沖縄本島における12月のほ場調査の結果、本病害の発病葉率は19.6%(平年:0.6%)、発生ほ場率100%(平年:17.2%)となり、平年と比べ多発生となっている。また、過去2年の発生推移と比較しても高い発病葉率を示している。地域別の発病葉率は中部が7.9%、南部が29.0%で特に南部地域で多発生となっている。

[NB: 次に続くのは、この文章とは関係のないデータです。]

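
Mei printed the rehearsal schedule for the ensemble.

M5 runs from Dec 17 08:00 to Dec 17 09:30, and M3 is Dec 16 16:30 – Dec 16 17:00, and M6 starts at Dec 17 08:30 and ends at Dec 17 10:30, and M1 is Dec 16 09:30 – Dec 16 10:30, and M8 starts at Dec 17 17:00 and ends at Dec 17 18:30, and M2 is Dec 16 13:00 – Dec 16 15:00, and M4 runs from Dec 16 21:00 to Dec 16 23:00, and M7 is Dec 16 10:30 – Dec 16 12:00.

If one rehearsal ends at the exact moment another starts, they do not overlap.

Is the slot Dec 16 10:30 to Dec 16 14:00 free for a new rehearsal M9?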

多発時の様子(写真提供:沖縄県病害虫防除技術センター)
褐斑病の病原菌はSeptoria obesa H.&P.Sydowで発病適温は20~28℃で発生が多い。病徴は初め不規則な褐色少斑点を生じ、のちに不正形、楕円形、円形の黄褐色ないし黒褐色病斑となる。黒斑病の病原菌はSeptoria chrysanthemella Saccardoで発病適温は24~28℃で発生が多い。病徴は褐斑病にきわめて類似しており、外観的な区別は難かしい。
伝染源は感染親株ならびに摘心後の株で、被害葉上に形成される柄子殻から風雨により柄胞子が飛散し、周囲に伝播。多発時では大型病斑が増加し、下葉から枯れ上がり、上位葉へと進展し、ひどい場合には半数以上の葉が枯死する。高温多湿条件で多発し、肥料切れや窒素過多により発生が助長される。
同センターでは次のとおり防除対策を呼びかけている。
〇発病葉は速やかに除去し処分する。
〇施肥管理を適正に行う。
〇ほ場の排水・通風を良くする。
〇水滴の跳ね上がりを防止するため、敷草を行う。
〇発生が認められた場合は薬剤散布による防除を徹底する。
〇連作ほ場では、摘心後から予防散布を行う。